If Smith makes it to the miniature campus of Georgetown College on time for the hot two-a-day practices and rookie-hazing pranks that he’s sure to love, then he’ll likely line up at tackle on the first snap in Week 1. If he basks in the air conditioning of his home and eats while his team fights through training camp, a player like Nate Livings could be named as a starter and Cedric Benson might then begin to worry (some depth charts have Livings starting even with Smith in there, and have Whitworth at left tackle and Anthony Collins backing up Smith on the right side. Complete nonsense, if you ask me. Why would you move Whitworth from a spot he seems to excel at and move him to a spot where he’s struggled? And, while we’re asking questions in a rant, why would you bench Anthony Collins after he impressed everyone after taking over for Levi Jones last season? Nonsense, I say!).

With or without Smith, the offensive line will be young, and untested—the kind of line that the Steelers & Ravens climb out of bed to investigate. With him, Bratkowski can take comfort in centering the run behind the big rookie. Without him, Brat might have to challenge his creative mind more than he’d like to.
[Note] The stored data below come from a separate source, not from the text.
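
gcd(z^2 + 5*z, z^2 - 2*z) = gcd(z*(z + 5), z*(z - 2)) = z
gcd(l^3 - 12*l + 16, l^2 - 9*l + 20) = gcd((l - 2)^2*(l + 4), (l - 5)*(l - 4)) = 1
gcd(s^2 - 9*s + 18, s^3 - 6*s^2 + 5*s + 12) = s - 3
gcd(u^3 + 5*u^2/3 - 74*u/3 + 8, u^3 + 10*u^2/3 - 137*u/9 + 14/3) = u^2 + 17*u/3 - 2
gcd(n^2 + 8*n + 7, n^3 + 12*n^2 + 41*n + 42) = n + 7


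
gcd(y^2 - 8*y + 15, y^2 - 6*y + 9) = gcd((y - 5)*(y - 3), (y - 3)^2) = y - 3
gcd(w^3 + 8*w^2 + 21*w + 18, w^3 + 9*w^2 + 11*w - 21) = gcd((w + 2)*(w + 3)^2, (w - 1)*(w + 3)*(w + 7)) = w + 3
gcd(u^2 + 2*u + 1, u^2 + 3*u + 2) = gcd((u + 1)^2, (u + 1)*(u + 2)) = u + 1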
Either way, the longtime heavyweight, Bobbie Williams, has been shoved into the role of the line’s leader and hopefully the youngsters can stop laughing at his jokes long enough to actually learn something from him. Opposing defenses will try to trick the inexperienced crew into giving up sacks and it’s up to Big Bobbie to identify some of that before it strikes.

Like Levi & Willie during the offenses’ heyday, Smith & Collins could become the next installment of permanent bookends, but it will take time for them to blossom to the level we enjoyed only five seasons ago. Having Smith in training camp could help Paul Alexander get this unit into serviceable shape in a relatively short time-frame, but even so, some growing pains should be expected.